Details of the meeting with King Abdullah were not available but Rice and Gates are scheduled to hold a media conference Wednesday with her Saudi counterpart, Saud al-Faisal.

With Saudi Arabia accused of allowing Sunni militants into Iraq to fight US forces and Iran accused of equipping Iraqi Shiite militias doing the same, the United States, the six Gulf Cooperation Council states and Egypt and Jordan called in a joint statement for "an end to all interference in Iraq."

The statement called for the prevention of "the transit of terrorists to Iraq" and an end to the "supply of arms and training to the militia and extra-governmental groups" in the war-torn country.

The United States has also prodded Saudi Arabia to follow up on is pledge to write off Iraqi debts and is banking on the oil kingdom to participate in Bush's planned international Middle East peace talks this fall.

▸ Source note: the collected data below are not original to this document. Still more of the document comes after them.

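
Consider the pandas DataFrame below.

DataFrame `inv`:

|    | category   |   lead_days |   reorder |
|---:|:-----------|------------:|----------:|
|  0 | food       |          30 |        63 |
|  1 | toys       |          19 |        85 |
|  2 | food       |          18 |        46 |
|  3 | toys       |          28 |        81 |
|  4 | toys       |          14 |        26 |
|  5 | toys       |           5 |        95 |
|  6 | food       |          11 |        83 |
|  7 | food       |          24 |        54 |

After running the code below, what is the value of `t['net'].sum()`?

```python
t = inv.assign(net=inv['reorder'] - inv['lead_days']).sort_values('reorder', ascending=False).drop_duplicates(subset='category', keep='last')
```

40

add column net = inv['reorder'] - inv['lead_days']:
  category  lead_days  reorder  net
0     food         30       63   33
1     toys         19       85   66
2     food         18       46   28
3     toys         28       81   53
4     toys         14       26   12
5     toys          5       95   90
6     food         11       83   72
7     food         24       54   30
sort by reorder descending:
  category  lead_days  reorder  net
5     toys          5       95   90
1     toys         19       85   66
6     food         11       83   72
3     toys         28       81   53
0     food         30       63   33
7     food         24       54   30
2     food         18       46   28
4     toys         14       26   12
drop duplicate category (keep=last):
  category  lead_days  reorder  net
2     food         18       46   28
4     toys         14       26   12
Finally, sum of column 'net' = 40.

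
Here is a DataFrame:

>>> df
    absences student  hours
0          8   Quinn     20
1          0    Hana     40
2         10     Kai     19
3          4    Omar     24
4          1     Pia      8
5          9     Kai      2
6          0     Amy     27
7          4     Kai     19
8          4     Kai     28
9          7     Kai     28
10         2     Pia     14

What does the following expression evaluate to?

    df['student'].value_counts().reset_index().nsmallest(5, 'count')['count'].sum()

6

value_counts of student:
student
Kai      5
Pia      2
Quinn    1
Hana     1
Omar     1
Amy      1
Name: count, dtype: int64
reset_index():
  student  count
0     Kai      5
1     Pia      2
2   Quinn      1
3    Hana      1
4    Omar      1
5     Amy      1
take 5 rows with smallest count:
  student  count
2   Quinn      1
3    Hana      1
4    Omar      1
5     Amy      1
1     Pia      2
sum of column 'count' → 6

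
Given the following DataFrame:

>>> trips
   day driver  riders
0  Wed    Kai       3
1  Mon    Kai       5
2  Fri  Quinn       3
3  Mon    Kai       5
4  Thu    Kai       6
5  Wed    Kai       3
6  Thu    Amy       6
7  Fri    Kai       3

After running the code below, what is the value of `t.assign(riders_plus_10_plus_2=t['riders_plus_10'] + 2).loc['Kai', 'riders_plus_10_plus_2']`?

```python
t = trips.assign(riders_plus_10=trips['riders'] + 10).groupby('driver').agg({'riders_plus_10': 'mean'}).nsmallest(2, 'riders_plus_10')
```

16.1666666667

add column riders_plus_10 = trips['riders'] + 10:
   day driver  riders  riders_plus_10
0  Wed    Kai       3              13
1  Mon    Kai       5              15
2  Fri  Quinn       3              13
3  Mon    Kai       5              15
4  Thu    Kai       6              16
5  Wed    Kai       3              13
6  Thu    Amy       6              16
7  Fri    Kai       3              13
group by driver, mean of riders_plus_10:
        riders_plus_10
driver                
Amy          16.000000
Kai          14.166667
Quinn        13.000000
take 2 rows with smallest riders_plus_10:
        riders_plus_10
driver                
Quinn        13.000000
Kai          14.166667
add column riders_plus_10_plus_2 = t['riders_plus_10'] + 2:
        riders_plus_10  riders_plus_10_plus_2
driver                                       
Quinn        13.000000              15.000000
Kai          14.166667              16.166667
The value at row 'Kai', column 'riders_plus_10_plus_2' is 16.1666666667.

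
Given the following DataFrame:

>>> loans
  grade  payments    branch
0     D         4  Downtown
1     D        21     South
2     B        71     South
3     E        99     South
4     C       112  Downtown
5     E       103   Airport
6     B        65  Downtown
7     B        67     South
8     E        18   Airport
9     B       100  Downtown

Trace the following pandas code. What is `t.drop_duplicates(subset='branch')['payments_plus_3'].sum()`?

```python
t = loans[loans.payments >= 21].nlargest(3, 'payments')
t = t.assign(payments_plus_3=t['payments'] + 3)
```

221

filter rows where payments >= 21:
  grade  payments    branch
1     D        21     South
2     B        71     South
3     E        99     South
4     C       112  Downtown
5     E       103   Airport
6     B        65  Downtown
7     B        67     South
9     B       100  Downtown
take 3 rows with largest payments:
  grade  payments    branch
4     C       112  Downtown
5     E       103   Airport
9     B       100  Downtown
add column payments_plus_3 = t['payments'] + 3:
  grade  payments    branch  payments_plus_3
4     C       112  Downtown              115
5     E       103   Airport              106
9     B       100  Downtown              103
drop duplicate branch (keep=first):
  grade  payments    branch  payments_plus_3
4     C       112  Downtown              115
5     E       103   Airport              106
Then the sum of column 'payments_plus_3': 221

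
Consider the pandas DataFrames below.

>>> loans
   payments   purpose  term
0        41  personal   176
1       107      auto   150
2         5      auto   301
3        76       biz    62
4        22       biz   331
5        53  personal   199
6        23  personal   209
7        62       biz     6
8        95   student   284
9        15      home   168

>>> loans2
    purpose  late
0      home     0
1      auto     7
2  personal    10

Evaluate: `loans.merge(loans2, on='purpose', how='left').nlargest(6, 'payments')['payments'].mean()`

72.3333333333

merge on 'purpose' (how='left') → 10 rows:
   payments   purpose  term  late
0        41  personal   176  10.0
1       107      auto   150   7.0
2         5      auto   301   7.0
3        76       biz    62   NaN
4        22       biz   331   NaN
5        53  personal   199  10.0
6        23  personal   209  10.0
7        62       biz     6   NaN
8        95   student   284   NaN
9        15      home   168   0.0
take 6 rows with largest payments:
   payments   purpose  term  late
1       107      auto   150   7.0
8        95   student   284   NaN
3        76       biz    62   NaN
7        62       biz     6   NaN
5        53  personal   199  10.0
0        41  personal   176  10.0
Reading off the mean of column 'payments', we get 72.3333333333.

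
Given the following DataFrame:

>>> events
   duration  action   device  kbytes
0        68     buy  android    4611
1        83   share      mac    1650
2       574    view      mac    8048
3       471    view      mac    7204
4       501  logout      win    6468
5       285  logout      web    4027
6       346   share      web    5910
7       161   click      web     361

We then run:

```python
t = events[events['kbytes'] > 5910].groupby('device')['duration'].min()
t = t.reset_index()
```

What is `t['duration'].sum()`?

972

filter rows where kbytes > 5910:
   duration  action device  kbytes
2       574    view    mac    8048
3       471    view    mac    7204
4       501  logout    win    6468
group by device, min of duration:
device
mac    471
win    501
Name: duration, dtype: int64
reset_index():
  device  duration
0    mac       471
1    win       501
Hence 972.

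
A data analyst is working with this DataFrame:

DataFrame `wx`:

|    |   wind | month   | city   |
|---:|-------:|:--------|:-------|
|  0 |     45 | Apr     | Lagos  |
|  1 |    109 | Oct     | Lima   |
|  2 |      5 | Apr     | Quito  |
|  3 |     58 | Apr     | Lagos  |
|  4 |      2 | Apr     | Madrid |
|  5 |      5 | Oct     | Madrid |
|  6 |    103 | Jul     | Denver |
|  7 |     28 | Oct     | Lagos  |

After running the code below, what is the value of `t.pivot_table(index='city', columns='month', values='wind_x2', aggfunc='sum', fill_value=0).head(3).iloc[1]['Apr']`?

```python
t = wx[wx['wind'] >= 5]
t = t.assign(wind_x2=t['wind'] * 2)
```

filter rows where wind >= 5:
   wind month    city
0    45   Apr   Lagos
1   109   Oct    Lima
2     5   Apr   Quito
3    58   Apr   Lagos
5     5   Oct  Madrid
6   103   Jul  Denver
7    28   Oct   Lagos
add column wind_x2 = t['wind'] * 2:
   wind month    city  wind_x2
0    45   Apr   Lagos       90
1   109   Oct    Lima      218
2     5   Apr   Quito       10
3    58   Apr   Lagos      116
5     5   Oct  Madrid       10
6   103   Jul  Denver      206
7    28   Oct   Lagos       56
pivot: rows=city, cols=month, sum(wind_x2):
month   Apr  Jul  Oct
city                 
Denver    0  206    0
Lagos   206    0   56
Lima      0    0  218
Madrid    0    0   10
Quito    10    0    0
take first 3 rows:
month   Apr  Jul  Oct
city                 
Denver    0  206    0
Lagos   206    0   56
Lima      0    0  218
The value at position 1, column 'Apr' is 206.

206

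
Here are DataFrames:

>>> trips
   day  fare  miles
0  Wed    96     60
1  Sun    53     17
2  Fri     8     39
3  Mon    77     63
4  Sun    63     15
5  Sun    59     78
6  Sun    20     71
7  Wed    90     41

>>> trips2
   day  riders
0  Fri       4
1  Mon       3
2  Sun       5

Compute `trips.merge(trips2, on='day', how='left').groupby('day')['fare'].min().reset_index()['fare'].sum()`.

merge on 'day' (how='left') → 8 rows:
   day  fare  miles  riders
0  Wed    96     60     NaN
1  Sun    53     17     5.0
2  Fri     8     39     4.0
3  Mon    77     63     3.0
4  Sun    63     15     5.0
5  Sun    59     78     5.0
6  Sun    20     71     5.0
7  Wed    90     41     NaN
group by day, min of fare:
day
Fri     8
Mon    77
Sun    20
Wed    90
Name: fare, dtype: int64
reset_index():
   day  fare
0  Fri     8
1  Mon    77
2  Sun    20
3  Wed    90
Hence 195.

195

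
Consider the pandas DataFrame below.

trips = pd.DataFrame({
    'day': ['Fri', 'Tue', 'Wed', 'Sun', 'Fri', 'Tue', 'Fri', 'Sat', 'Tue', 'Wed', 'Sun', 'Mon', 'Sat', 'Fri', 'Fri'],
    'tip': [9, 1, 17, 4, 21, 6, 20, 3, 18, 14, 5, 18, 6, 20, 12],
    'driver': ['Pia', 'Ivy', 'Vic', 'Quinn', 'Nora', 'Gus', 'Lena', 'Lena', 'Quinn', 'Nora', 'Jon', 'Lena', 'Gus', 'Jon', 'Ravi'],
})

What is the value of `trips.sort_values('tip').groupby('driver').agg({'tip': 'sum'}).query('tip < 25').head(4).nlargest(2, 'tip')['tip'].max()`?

22

sort by tip:
    day  tip driver
1   Tue    1    Ivy
7   Sat    3   Lena
3   Sun    4  Quinn
10  Sun    5    Jon
5   Tue    6    Gus
12  Sat    6    Gus
0   Fri    9    Pia
14  Fri   12   Ravi
9   Wed   14   Nora
2   Wed   17    Vic
8   Tue   18  Quinn
11  Mon   18   Lena
6   Fri   20   Lena
13  Fri   20    Jon
4   Fri   21   Nora
group by driver, sum of tip:
        tip
driver     
Gus      12
Ivy       1
Jon      25
Lena     41
Nora     35
Pia       9
Quinn    22
Ravi     12
Vic      17
filter rows where tip < 25:
        tip
driver     
Gus      12
Ivy       1
Pia       9
Quinn    22
Ravi     12
Vic      17
take first 4 rows:
        tip
driver     
Gus      12
Ivy       1
Pia       9
Quinn    22
take 2 rows with largest tip:
        tip
driver     
Quinn    22
Gus      12
max of column 'tip' → 22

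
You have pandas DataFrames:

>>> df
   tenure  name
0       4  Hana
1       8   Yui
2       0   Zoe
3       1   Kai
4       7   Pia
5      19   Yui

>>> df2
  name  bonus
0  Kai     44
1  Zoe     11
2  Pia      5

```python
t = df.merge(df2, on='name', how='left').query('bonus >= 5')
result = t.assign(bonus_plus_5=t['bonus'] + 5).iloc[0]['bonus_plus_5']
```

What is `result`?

16.0

merge on 'name' (how='left') → 6 rows:
   tenure  name  bonus
0       4  Hana    NaN
1       8   Yui    NaN
2       0   Zoe   11.0
3       1   Kai   44.0
4       7   Pia    5.0
5      19   Yui    NaN
filter rows where bonus >= 5:
   tenure name  bonus
2       0  Zoe   11.0
3       1  Kai   44.0
4       7  Pia    5.0
add column bonus_plus_5 = t['bonus'] + 5:
   tenure name  bonus  bonus_plus_5
2       0  Zoe   11.0          16.0
3       1  Kai   44.0          49.0
4       7  Pia    5.0          10.0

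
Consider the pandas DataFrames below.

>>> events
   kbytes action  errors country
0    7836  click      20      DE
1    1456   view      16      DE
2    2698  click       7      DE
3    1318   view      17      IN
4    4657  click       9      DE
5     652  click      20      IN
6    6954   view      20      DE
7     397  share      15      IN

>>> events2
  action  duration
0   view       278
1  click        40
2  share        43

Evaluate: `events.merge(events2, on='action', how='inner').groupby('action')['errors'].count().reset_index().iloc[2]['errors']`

merge on 'action' (how='inner') → 8 rows:
   kbytes action  errors country  duration
0    7836  click      20      DE        40
1    1456   view      16      DE       278
2    2698  click       7      DE        40
3    1318   view      17      IN       278
4    4657  click       9      DE        40
5     652  click      20      IN        40
6    6954   view      20      DE       278
7     397  share      15      IN        43
group by action, count of errors:
action
click    4
share    1
view     3
Name: errors, dtype: int64
reset_index():
  action  errors
0  click       4
1  share       1
2   view       3
Then the value at position 2, column 'errors': 3

3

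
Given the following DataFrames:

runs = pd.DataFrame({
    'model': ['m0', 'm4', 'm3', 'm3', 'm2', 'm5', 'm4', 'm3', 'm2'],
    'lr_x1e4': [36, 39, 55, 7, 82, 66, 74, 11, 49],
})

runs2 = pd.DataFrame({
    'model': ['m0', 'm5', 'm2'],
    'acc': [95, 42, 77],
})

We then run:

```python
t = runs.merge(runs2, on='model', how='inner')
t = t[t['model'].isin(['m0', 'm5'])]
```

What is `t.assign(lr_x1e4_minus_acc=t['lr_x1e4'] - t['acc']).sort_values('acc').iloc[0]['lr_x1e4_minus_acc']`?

merge on 'model' (how='inner') → 4 rows:
  model  lr_x1e4  acc
0    m0       36   95
1    m2       82   77
2    m5       66   42
3    m2       49   77
filter rows where model in ['m0', 'm5']:
  model  lr_x1e4  acc
0    m0       36   95
2    m5       66   42
add column lr_x1e4_minus_acc = t['lr_x1e4'] - t['acc']:
  model  lr_x1e4  acc  lr_x1e4_minus_acc
0    m0       36   95                -59
2    m5       66   42                 24
sort by acc:
  model  lr_x1e4  acc  lr_x1e4_minus_acc
2    m5       66   42                 24
0    m0       36   95                -59
Hence 24.

24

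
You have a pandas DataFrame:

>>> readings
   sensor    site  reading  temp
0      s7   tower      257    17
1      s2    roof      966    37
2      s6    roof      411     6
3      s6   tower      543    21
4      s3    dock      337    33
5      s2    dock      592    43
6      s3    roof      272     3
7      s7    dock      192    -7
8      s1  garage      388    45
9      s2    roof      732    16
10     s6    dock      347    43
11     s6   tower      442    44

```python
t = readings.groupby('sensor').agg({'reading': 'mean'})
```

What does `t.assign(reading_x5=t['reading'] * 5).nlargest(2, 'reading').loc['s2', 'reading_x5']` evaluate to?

group by sensor, mean of reading:
           reading
sensor            
s1      388.000000
s2      763.333333
s3      304.500000
s6      435.750000
s7      224.500000
add column reading_x5 = t['reading'] * 5:
           reading   reading_x5
sensor                         
s1      388.000000  1940.000000
s2      763.333333  3816.666667
s3      304.500000  1522.500000
s6      435.750000  2178.750000
s7      224.500000  1122.500000
take 2 rows with largest reading:
           reading   reading_x5
sensor                         
s2      763.333333  3816.666667
s6      435.750000  2178.750000
So loc['s2', 'reading_x5'] = 3816.66666667.

3816.66666667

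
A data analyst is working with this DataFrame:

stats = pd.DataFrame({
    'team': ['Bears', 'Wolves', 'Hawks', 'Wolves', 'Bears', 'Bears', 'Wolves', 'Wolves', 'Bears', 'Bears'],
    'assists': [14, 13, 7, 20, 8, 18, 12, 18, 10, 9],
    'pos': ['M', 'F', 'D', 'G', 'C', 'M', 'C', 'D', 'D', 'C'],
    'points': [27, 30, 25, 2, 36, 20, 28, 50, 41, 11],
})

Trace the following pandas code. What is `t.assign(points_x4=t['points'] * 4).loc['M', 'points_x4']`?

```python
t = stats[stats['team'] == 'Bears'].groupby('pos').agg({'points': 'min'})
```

filter rows where team == 'Bears':
    team  assists pos  points
0  Bears       14   M      27
4  Bears        8   C      36
5  Bears       18   M      20
8  Bears       10   D      41
9  Bears        9   C      11
group by pos, min of points:
     points
pos        
C        11
D        41
M        20
add column points_x4 = t['points'] * 4:
     points  points_x4
pos                   
C        11         44
D        41        164
M        20         80

80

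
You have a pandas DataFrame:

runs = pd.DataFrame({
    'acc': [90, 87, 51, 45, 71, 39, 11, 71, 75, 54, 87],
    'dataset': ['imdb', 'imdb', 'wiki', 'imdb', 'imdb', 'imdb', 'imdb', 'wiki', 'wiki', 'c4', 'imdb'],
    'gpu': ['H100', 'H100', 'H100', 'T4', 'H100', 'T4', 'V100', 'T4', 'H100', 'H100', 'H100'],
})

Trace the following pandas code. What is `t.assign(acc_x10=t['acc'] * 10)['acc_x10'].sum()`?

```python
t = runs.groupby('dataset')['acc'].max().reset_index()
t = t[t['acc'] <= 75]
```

1290

group by dataset, max of acc:
dataset
c4      54
imdb    90
wiki    75
Name: acc, dtype: int64
reset_index():
  dataset  acc
0      c4   54
1    imdb   90
2    wiki   75
filter rows where acc <= 75:
  dataset  acc
0      c4   54
2    wiki   75
add column acc_x10 = t['acc'] * 10:
  dataset  acc  acc_x10
0      c4   54      540
2    wiki   75      750
The sum of column 'acc_x10' is 1290.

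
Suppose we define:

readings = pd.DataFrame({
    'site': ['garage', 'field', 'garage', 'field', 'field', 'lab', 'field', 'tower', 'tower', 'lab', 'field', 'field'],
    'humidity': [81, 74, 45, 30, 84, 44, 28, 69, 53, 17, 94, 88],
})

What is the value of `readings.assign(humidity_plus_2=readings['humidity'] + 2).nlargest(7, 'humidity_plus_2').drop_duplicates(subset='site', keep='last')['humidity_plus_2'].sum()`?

214

add column humidity_plus_2 = readings['humidity'] + 2:
      site  humidity  humidity_plus_2
0   garage        81               83
1    field        74               76
2   garage        45               47
3    field        30               32
4    field        84               86
5      lab        44               46
6    field        28               30
7    tower        69               71
8    tower        53               55
9      lab        17               19
10   field        94               96
11   field        88               90
take 7 rows with largest humidity_plus_2:
      site  humidity  humidity_plus_2
10   field        94               96
11   field        88               90
4    field        84               86
0   garage        81               83
1    field        74               76
7    tower        69               71
8    tower        53               55
drop duplicate site (keep=last):
     site  humidity  humidity_plus_2
0  garage        81               83
1   field        74               76
8   tower        53               55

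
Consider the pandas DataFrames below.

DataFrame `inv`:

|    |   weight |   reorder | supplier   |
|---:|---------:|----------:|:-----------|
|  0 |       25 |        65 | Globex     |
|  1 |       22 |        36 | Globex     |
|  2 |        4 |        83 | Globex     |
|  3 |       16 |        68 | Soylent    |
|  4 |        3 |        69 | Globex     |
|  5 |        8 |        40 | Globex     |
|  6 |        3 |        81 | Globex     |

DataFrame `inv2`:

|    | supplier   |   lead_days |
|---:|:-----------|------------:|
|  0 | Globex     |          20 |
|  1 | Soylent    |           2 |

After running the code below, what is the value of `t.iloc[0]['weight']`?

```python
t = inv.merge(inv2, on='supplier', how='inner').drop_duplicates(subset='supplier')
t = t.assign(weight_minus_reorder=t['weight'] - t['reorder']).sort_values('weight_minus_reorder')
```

16

merge on 'supplier' (how='inner') → 7 rows:
   weight  reorder supplier  lead_days
0      25       65   Globex         20
1      22       36   Globex         20
2       4       83   Globex         20
3      16       68  Soylent          2
4       3       69   Globex         20
5       8       40   Globex         20
6       3       81   Globex         20
drop duplicate supplier (keep=first):
   weight  reorder supplier  lead_days
0      25       65   Globex         20
3      16       68  Soylent          2
add column weight_minus_reorder = t['weight'] - t['reorder']:
   weight  reorder supplier  lead_days  weight_minus_reorder
0      25       65   Globex         20                   -40
3      16       68  Soylent          2                   -52
sort by weight_minus_reorder:
   weight  reorder supplier  lead_days  weight_minus_reorder
3      16       68  Soylent          2                   -52
0      25       65   Globex         20                   -40
Finally, value at position 0, column 'weight' = 16.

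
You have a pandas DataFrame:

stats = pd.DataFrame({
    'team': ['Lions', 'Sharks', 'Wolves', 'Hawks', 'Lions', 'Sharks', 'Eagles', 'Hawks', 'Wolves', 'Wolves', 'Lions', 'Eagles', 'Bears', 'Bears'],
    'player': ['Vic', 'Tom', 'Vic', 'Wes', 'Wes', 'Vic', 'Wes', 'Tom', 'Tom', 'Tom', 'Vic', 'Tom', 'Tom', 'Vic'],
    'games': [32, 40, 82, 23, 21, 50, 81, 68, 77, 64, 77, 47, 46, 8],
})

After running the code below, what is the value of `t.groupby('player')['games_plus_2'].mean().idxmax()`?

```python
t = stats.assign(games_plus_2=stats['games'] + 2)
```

add column games_plus_2 = stats['games'] + 2:
      team player  games  games_plus_2
0    Lions    Vic     32            34
1   Sharks    Tom     40            42
2   Wolves    Vic     82            84
3    Hawks    Wes     23            25
4    Lions    Wes     21            23
5   Sharks    Vic     50            52
6   Eagles    Wes     81            83
7    Hawks    Tom     68            70
8   Wolves    Tom     77            79
9   Wolves    Tom     64            66
10   Lions    Vic     77            79
11  Eagles    Tom     47            49
12   Bears    Tom     46            48
13   Bears    Vic      8            10
group by player, mean of games_plus_2:
player
Tom    59.000000
Vic    51.800000
Wes    43.666667
Name: games_plus_2, dtype: float64

Tom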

The meeting seeks to bring together Israel, the Palestinians and their neighbors with Rice, whose Middle East tour is partly aimed at gauging support from the region for the talks aimed at forging a final status Israeli-Palestinian agreement.

Bush is keen to see the establishment of Israel and Palestine states side by side before he leaves the White House in January 2009.

Rice warned that if unnamed "determined enemies" were successful in Iraq, "then this whole region is going to be chaotic," while Gates sought to allay what he said were regional fears of a precipitous US withdrawal from Iraq.

"There is clearly a concern ... that the US would somehow withdraw precipitously from Iraq, or in some way that is destabilising to the entire region," Gates said.

But, he added, even those at home calling for US troops to quit Iraq were increasingly aware "of the need to take into account the consequences if we make a change in our policy and the dangers inherent in doing it unwisely."